Friday, 27 December 2013


I have always been a pessimistic person, I find it odd to be overly optimistic all the time. Being pessimistic grants you the solace of knowing if things do not turn out so well, at least you have expected it.

In the Economist last week, there was an article on why the French are so miserable and pessimistic. Polls suggested that they are more depressed than Ugandans or Uzbekistanis, and more pessimistic about their country’s future than Albanians or Iraqis.

Does it have to with the language? Does speaking French make you more miserable than speaking other languages? No, as French enclaves in Belgium and Canada seem to be feeling better.

Claudia Senik, a French economist at the Paris School of Economics said it has to do with something about being French, down to its culture and history. From 1789 to 1814, the country overthrew a monarchy, endured the Terror, and lost an empire.

Years of indulging in pessimism and sadness have produced scores of literatures that have great impact on the people. Victor Hugo, the author of Les Miserables said “melancholy, is the happiness of being sad”. Another writer, Baudelaire penned “I do not pretend that joy cannot be allied with beauty. 

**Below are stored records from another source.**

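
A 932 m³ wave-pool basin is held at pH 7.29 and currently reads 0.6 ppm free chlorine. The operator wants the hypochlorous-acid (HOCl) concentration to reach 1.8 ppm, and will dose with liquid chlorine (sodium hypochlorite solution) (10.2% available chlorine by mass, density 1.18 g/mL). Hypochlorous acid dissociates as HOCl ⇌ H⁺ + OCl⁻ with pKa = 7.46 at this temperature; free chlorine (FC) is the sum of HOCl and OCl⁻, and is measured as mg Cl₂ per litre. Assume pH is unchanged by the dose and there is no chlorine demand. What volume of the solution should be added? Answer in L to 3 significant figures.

Volume: 932 m³ = 932,000 L.
[OCl⁻]/[HOCl] = 10^(pH − pKa) = 10^(7.29 − 7.46) = 0.6761; fraction as HOCl = 1/(1 + 0.6761) = 0.5966.
Free chlorine required for 1.8 ppm HOCl: 1.8 / 0.5966 = 3.017 ppm.
FC to add: 3.017 − 0.6 = 2.417 mg/L as Cl₂.
Cl₂ equivalent: 2.417 mg/L × 932,000 L = 2253 g.
Product at 10.2% available Cl: 2253 / 0.102 = 22,080 g.
Volume: 22,080 g ÷ 1.18 g/mL = 18,720 mL.

18.7 L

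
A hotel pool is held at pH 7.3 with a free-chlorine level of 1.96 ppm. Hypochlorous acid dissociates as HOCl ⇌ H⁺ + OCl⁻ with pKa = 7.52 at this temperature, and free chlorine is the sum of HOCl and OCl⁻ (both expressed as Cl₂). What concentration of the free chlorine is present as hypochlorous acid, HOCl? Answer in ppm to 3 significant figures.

1.22 ppm

[OCl⁻]/[HOCl] = 10^(pH − pKa) = 10^(7.3 − 7.52) = 10^-0.22 = 0.6026.
Fraction as HOCl = 1 / (1 + 0.6026) = 0.624.
HOCl = 0.624 × 1.96 ppm = 1.223 ppm.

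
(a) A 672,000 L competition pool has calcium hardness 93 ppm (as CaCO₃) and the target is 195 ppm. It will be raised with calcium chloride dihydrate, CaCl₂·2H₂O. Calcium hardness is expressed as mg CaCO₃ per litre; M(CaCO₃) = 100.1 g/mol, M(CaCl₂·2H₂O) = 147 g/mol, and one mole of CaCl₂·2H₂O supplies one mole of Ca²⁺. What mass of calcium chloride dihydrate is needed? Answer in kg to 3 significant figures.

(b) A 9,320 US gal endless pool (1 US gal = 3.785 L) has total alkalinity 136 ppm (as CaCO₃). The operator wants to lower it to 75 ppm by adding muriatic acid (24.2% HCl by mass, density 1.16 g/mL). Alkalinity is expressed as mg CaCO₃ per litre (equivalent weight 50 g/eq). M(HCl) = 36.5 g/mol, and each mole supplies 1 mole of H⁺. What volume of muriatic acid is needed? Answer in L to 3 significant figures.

(a) 101 kg; (b) 5.60 L

(a) Hardness to add: (195 − 93) = 102 mg/L as CaCO₃ × 672,000 L = 68,540 g as CaCO₃.
(a) Moles of Ca²⁺ (1 mol Ca²⁺ ≡ 1 mol CaCO₃): 68,540 / 100.1 g/mol = 684.8 mol.
(a) Mass of CaCl₂·2H₂O: 684.8 × 147 = 100,700 g.

(b) Volume: 9,320 US gal × 3.785 L/gal = 35,276 L.
(b) Alkalinity to neutralize: (136 − 75) = 61 mg/L as CaCO₃ × 35,276 L = 2152 g as CaCO₃.
(b) Equivalents of H⁺ required: 2152 ÷ 50 g/eq = 43.04 eq = 43.04 mol HCl.
(b) Mass of HCl: 43.04 × 36.5 = 1571 g.
(b) Mass of 24.2% solution: 1571 / 0.242 = 6491 g.
(b) Volume: 6491 g ÷ 1.16 g/mL = 5596 mL.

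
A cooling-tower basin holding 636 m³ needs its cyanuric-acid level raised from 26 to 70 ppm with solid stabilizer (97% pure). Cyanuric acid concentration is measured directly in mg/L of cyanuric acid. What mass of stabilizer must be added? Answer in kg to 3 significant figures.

28.8 kg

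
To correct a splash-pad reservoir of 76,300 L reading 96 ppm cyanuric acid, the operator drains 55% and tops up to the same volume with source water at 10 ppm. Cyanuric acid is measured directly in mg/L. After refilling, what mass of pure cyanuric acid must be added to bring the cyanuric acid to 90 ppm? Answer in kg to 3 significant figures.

After draining 55% and refilling: 96 × 0.45 + 10 × 0.55 = 48.7 ppm.
Deficit to target: 90 − 48.7 = 41.3 mg/L.
Mass: 41.3 mg/L × 76,300 L = 3151 g cyanuric acid.

3.15 kg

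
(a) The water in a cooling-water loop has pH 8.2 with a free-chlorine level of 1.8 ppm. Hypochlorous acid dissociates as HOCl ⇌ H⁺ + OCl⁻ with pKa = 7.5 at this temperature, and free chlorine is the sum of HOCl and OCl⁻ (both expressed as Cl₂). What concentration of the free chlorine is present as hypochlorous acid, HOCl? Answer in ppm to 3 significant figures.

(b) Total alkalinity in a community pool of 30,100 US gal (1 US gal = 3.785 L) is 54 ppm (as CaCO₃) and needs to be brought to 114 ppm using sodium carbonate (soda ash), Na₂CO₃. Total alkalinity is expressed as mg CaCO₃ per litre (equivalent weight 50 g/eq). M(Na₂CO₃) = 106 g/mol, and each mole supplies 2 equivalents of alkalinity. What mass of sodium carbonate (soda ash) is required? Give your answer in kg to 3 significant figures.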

There are great many philosophers that came from France, and in philosophy the most important thing is to doubt. And I do believe as you delve deeper into philosophy, there is no other way but to be more rational and pessimistic. Monique Canto-Sperber, a philosopher and director of Paris Sciences et Lettres said  “The rationalist tradition makes us sceptical; we exist through criticism,” and added “We treat those too full of hope as naive.” Voltaire further emphasised the matter and wrote “optimism, is the madness of insisting that all is well when we are miserable.”

Hmmm France, what an interesting nation.